To site some specifics: Coca-Cola was induced to award a lucrative distributorship to Jackson’s half-brother, Noah, in order to protect itself from racially based attacks by Jackson (Noah is currently serving a life sentence in prison for arranging the contract murder of three business associates); Anheuser-Busch awarded a beer distributorship to Jackson’s sons, Yusef and Jonathan, for the same reason; President Jimmy Carter directed $7 million in government funds to PUSH; President Bill Clinton sent Jackson on a junket to Africa that cost American taxpayers $42 million; Jackson opposed the merger of Viacom and CBS, and attempted to force Viacom to sell the UPN Network to Percy Sutton, in whose Inner City Broadcasting company Jackson held $1.2 million worth of shares; and Jackson opposed the merger of SBC Communications and Ameritech until Ameritech sold its cellular business to a group headed by Chester Davenport, another Jackson friend.

Jackson has received literally millions of dollars for his Citizens Education Fund as part of negotiated settlements with companies he has frivolously accused of racist employment practices.

Jackson radicalized the political agenda of Operation PUSH, moving directly into the political arena to unseat the Chicago delegates of Mayor Richard Daley at the 1972 Democratic National Convention in Miami.
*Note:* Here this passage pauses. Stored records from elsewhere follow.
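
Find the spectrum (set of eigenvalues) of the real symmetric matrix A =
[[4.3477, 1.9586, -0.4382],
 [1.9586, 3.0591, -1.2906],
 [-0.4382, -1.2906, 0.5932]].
sigma(A) ≈ {0, 2, 6}

A is real symmetric, so its spectrum consists of real eigenvalues. Expanding the characteristic polynomial of the displayed matrix gives
  det(λ I - A) = p(λ) = λ^3 + (-8)λ^2 + (12)λ + (0).
Solving p(λ) = 0 yields eigenvalues ≈ 0, 2, 6. (A is shown rounded to 4 decimals, so these recover the underlying integer eigenvalues to within that precision.)
Verification: the trace of A = 8 equals the sum of eigenvalues 8, and det(A) ≈ 0.0002 matches the eigenvalue product 0.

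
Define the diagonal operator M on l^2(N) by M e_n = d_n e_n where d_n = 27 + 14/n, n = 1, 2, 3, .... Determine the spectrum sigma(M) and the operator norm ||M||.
sigma(M) = {27 + 14/n : n ≥ 1} ∪ {27}; ||M|| = 41

A bounded diagonal operator on l^2 with diagonal entries d_n has spectrum equal to the closure of {d_n : n ≥ 1}: every d_n is an eigenvalue (with eigenvector e_n), so {d_n} ⊂ sigma(M); the spectrum is closed, so its closure is too; and for lambda not in the closure, (M - lambda I) has bounded inverse (the diagonal entries 1/(d_n - lambda) are bounded). For our sequence d_n = 27 + 14/n, n = 1, 2, 3, ...:
  - {d_n} = {27 + 14/n : n ≥ 1}; the only limit point is 27
  - closure = {27 + 14/n : n ≥ 1} ∪ {27}
For the norm: a diagonal operator has ||M|| = sup_n |d_n|. Here d_n = 27 + 14/n is positive and decreasing, so sup_n |d_n| = d_1 = 27 + 14 = 41. So ||M|| = 41.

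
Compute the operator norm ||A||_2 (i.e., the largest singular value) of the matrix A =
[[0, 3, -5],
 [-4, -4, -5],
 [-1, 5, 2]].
||A||_2 ≈ 8.6412 (= sqrt(largest eigenvalue of A^T A))

||A||_2 = sigma_max(A) = sqrt(lambda_max(A^T A)). Form the symmetric matrix M = A^T A =
[[17, 11, 18],
 [11, 50, 15],
 [18, 15, 54]].
Its characteristic polynomial (trace, sum of principal 2x2 minors, determinant of M give the coefficients) is
  p(λ) = det(λ I - M) = λ^3 - 121λ^2 + 3798λ - 25281.
No integer candidate from the rational root theorem (±divisors of 25281) is a root, so the roots are irrational. The cubic discriminant is Δ = 4773660849 > 0, so there are three distinct real roots. p(9) = -171 and p(10) = 1599 have opposite signs, so a root lies in (9, 10); Newton's method refines it to λ ≈ 9.0922. p(37) = 249 and p(38) = -809 have opposite signs, so a root lies in (37, 38); Newton's method refines it to λ ≈ 37.2368. p(74) = -1601 and p(75) = 819 have opposite signs, so a root lies in (74, 75); Newton's method refines it to λ ≈ 74.6709. Check (Vieta): the three roots sum to 121, matching tr M = 121.
So the eigenvalues of A^T A are ≈ 9.0922, 37.2368, 74.6709 (all ≥ 0, as they must be for A^T A). The largest is λ_max ≈ 74.6709, hence ||A||_2 = sqrt(λ_max) ≈ 8.6412.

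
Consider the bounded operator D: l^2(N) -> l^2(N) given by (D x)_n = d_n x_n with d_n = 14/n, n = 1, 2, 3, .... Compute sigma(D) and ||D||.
sigma(D) = {14/n : n ≥ 1} ∪ {0}; ||D|| = 14

A bounded diagonal operator on l^2 with diagonal entries d_n has spectrum equal to the closure of {d_n : n ≥ 1}: every d_n is an eigenvalue (with eigenvector e_n), so {d_n} ⊂ sigma(D); the spectrum is closed, so its closure is too; and for lambda not in the closure, (D - lambda I) has bounded inverse (the diagonal entries 1/(d_n - lambda) are bounded). For our sequence d_n = 14/n, n = 1, 2, 3, ...:
  - {d_n} = {14/n : n ≥ 1}; the only limit point is 0
  - closure = {14/n : n ≥ 1} ∪ {0}
For the norm: a diagonal operator has ||D|| = sup_n |d_n|. Here d_n = 14/n is positive and decreasing, so sup_n |d_n| = d_1 = 14. So ||D|| = 14.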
He began his international political career later in the decade. In 1979, with President Carter’s blessing, he went to South Africa to speak against the apartheid regime; he made a controversial visit to Palestinian terrorist Yasser Arafat; and in 1983, alleging that President Reagan’s economic policies had severely impacted blacks, he made the first of his two runs for U.S. President. Despite the revelation by the Washington Post that Jackson (in a conversation with his campaign aides) had called Jews “Hymies” and New York City “Hymietown,” he received 3.5 million votes during the primaries, enough to guarantee respect within the Democratic Party and the chance to give a major speech at the 1984 Democratic National Convention.

Fiorina believes she is best suited to offer a contrasting vision to Democrat Sen. Barbara Boxer — a feminist social engineer who panders to self-appointed liberal black leaders and treats minority conservatives who oppose Rainbow Coalition racialism with naked contempt.

She looks and sounds more like an echo, not a choice.